Coi primi freddi io inizio il mio personale periodo di letargo.

Non che il freddo non mi piaccia, anzi, mi piace e molto, purché sia vestita abbastanza.

Ma quando arriva il freddo io torno un po’ in Germania.

Con le sere corte e buie, e la coperta, e la voglia di dormire alle nove e mezzo di sera.

Con la tisana e un biscotto, con un bicchiere di vino, coi calzini giganti, con la voglia di brodo la sera.

Coi primi freddi ho bisogno di tana, e di luci basse, di sole radente, di Radebeul e le sue zucche, dei primi alberi spogli, delle rotonde palle di vischio, del tram caldo e veloce verso casa.

E pure se qui, in questa città, in questa casa, è dove mi sono fermata, dove cresce il nostro bimbo, dove tutto è a posto, io lo so che la mia casa è dove ho imparato che per amare occorre imparare a stare da soli, occorre smettere di aver paura del buio, occorre sapere aggiustare una lampada, un vaso, una maniglia.
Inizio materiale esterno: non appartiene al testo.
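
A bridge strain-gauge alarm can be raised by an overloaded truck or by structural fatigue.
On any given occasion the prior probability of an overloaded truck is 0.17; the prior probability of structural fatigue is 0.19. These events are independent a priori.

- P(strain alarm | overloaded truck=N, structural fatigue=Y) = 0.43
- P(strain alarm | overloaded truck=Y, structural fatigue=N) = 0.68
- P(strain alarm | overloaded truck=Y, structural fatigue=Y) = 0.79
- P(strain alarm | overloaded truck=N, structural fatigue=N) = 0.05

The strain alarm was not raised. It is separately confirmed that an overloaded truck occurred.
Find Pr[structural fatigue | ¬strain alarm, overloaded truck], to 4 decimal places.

Numerator (weight on configurations with structural fatigue): 0.21*0.19 = 0.039900
The normalizing constant is 0.32*0.81 + 0.21*0.19 = 0.299100
Posterior = 0.039900 / 0.299100 ≈ 0.1334

Pr[structural fatigue | ¬strain alarm, overloaded truck] ≈ 0.1334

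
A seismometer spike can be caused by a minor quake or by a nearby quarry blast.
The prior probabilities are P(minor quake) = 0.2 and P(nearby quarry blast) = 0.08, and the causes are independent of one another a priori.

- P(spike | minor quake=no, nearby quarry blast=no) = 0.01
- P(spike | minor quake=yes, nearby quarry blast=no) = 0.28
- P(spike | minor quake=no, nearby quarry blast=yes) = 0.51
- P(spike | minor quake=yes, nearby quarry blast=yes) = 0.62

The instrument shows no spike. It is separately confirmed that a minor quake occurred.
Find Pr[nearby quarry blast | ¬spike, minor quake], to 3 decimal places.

Weight on nearby quarry blast=true, given the evidence: 0.38×0.08 = 0.030400
The normalizing constant is 0.72×0.92 + 0.38×0.08 = 0.692800
P(nearby quarry blast | ¬spike, minor quake) = 0.030400/0.692800 ≈ 0.044

Pr[nearby quarry blast | ¬spike, minor quake] ≈ 0.044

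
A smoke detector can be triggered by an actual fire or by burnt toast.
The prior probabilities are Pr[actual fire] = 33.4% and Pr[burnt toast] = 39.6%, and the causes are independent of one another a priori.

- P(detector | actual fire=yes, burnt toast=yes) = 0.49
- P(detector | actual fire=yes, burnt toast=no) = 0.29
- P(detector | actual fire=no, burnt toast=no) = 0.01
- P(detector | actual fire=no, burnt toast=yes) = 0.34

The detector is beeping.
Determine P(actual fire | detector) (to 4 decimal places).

P(actual fire | detector) ≈ 0.5682

By total probability over the 4 (actual fire, burnt toast) configurations:
  P(detector) = 0.01×0.666×0.604 + 0.34×0.666×0.396 + 0.29×0.334×0.604 + 0.49×0.334×0.396
        = 0.004023 + 0.089670 + 0.058503 + 0.064809 = 0.217005
The terms with actual fire present sum to 0.123312, so
  P(actual fire | detector) = 0.123312 / 0.217005 ≈ 0.5682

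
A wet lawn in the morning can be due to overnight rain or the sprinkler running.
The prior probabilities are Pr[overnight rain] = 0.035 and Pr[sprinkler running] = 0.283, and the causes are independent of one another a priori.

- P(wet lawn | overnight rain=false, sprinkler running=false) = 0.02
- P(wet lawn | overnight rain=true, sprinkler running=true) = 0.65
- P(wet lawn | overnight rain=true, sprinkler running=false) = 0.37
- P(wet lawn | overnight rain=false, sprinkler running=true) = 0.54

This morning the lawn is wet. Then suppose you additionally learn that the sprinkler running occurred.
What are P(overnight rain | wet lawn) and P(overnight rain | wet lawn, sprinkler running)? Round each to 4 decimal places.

P(wet lawn) = 0.02·0.965·0.717 + 0.54·0.965·0.283 + 0.37·0.035·0.717 + 0.65·0.035·0.283 = 0.013838 + 0.147471 + 0.009285 + 0.006438 = 0.177032
The overnight rain-present share is 0.009285 + 0.006438 = 0.015723.
Hence the posterior is 0.015723/0.177032 ≈ 0.0888.

Now also conditioning on sprinkler running=true:
P(wet lawn | sprinkler running) = 0.54*0.965 + 0.65*0.035 = 0.521100 + 0.022750 = 0.543850
The overnight rain-present share is 0.65*0.035 = 0.022750.
Hence the posterior is 0.022750/0.543850 ≈ 0.0418.

P(overnight rain | wet lawn) ≈ 0.0888; P(overnight rain | wet lawn, sprinkler running) ≈ 0.0418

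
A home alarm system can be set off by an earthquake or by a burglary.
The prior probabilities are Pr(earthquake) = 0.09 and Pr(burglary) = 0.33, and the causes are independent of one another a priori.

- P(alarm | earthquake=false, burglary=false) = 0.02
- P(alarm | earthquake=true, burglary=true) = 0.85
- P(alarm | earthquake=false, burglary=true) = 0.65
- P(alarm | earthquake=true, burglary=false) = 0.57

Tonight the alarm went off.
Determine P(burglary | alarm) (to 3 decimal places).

P(alarm) = 0.02*0.91*0.67 + 0.65*0.91*0.33 + 0.57*0.09*0.67 + 0.85*0.09*0.33 = 0.012194 + 0.195195 + 0.034371 + 0.025245 = 0.267005
Of this, 0.220440 comes from 0.195195 + 0.025245 (the burglary=true cases).
So P(burglary | alarm) = 0.220440/0.267005 ≈ 0.826.

P(burglary | alarm) ≈ 0.826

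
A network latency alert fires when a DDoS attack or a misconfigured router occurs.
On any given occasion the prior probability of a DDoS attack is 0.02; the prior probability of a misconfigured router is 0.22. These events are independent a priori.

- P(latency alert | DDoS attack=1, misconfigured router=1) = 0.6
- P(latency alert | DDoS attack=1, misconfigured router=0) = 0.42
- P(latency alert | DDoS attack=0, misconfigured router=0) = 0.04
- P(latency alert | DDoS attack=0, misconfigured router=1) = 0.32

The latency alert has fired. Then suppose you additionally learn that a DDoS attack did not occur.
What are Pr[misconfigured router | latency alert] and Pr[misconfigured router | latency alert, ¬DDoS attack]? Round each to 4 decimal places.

For the numerator, keep only misconfigured router=true terms: 0.068992 + 0.002640 = 0.071632
Normalizer over all consistent configurations: 0.04·0.98·0.78 + 0.32·0.98·0.22 + 0.42·0.02·0.78 + 0.6·0.02·0.22 = 0.108760
P(misconfigured router | latency alert) = 0.071632/0.108760 ≈ 0.6586

With the extra evidence:
For the numerator, keep only misconfigured router=true terms: 0.32·0.22 = 0.070400
Normalizer over all consistent configurations: 0.04·0.78 + 0.32·0.22 = 0.101600
P(misconfigured router | latency alert, ¬DDoS attack) = 0.070400/0.101600 ≈ 0.6929

Pr[misconfigured router | latency alert] ≈ 0.6586; Pr[misconfigured router | latency alert, ¬DDoS attack] ≈ 0.6929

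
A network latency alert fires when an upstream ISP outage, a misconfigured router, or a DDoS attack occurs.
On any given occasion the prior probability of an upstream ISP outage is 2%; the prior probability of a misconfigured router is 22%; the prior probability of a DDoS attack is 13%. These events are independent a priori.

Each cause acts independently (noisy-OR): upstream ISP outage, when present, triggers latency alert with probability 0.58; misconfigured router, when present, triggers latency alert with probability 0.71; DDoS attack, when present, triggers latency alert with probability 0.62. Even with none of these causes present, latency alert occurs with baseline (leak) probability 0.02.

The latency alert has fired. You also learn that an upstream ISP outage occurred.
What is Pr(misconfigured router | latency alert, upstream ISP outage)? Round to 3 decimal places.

Under noisy-OR, P(latency alert | causes) = 1 − (1−0.02)·∏(1−qᵢ) over the active causes.
P(latency alert | upstream ISP outage) = 0.5884·0.78·0.87 + 0.843592·0.78·0.13 + 0.880636·0.22·0.87 + 0.954642·0.22·0.13 = 0.399288 + 0.085540 + 0.168554 + 0.027303 = 0.680685
Restricting to configurations with misconfigured router present: 0.168554 + 0.027303 = 0.195857.
So P(misconfigured router | latency alert, upstream ISP outage) = 0.195857/0.680685 ≈ 0.288.

Pr(misconfigured router | latency alert, upstream ISP outage) ≈ 0.288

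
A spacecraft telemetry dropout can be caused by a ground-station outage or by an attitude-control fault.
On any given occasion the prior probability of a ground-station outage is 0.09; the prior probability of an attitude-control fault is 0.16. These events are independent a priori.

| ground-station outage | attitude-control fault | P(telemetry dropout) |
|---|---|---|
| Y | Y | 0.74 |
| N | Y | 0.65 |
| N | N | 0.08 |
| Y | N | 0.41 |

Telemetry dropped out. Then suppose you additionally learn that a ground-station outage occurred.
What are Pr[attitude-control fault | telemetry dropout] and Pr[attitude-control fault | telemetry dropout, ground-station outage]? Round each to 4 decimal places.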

E il posto dove io sono diventata io, la mia piccola casa lontana, la mia casa nel freddo dell’inverno, la mia tana, è una giraffa lontana da qui, una giraffa che forse non vedrò mai più, ma una giraffa che sarà sempre nel mio cuore, e dove ogni tanto, la sera, coi pensieri, torno per restare un po’ con me.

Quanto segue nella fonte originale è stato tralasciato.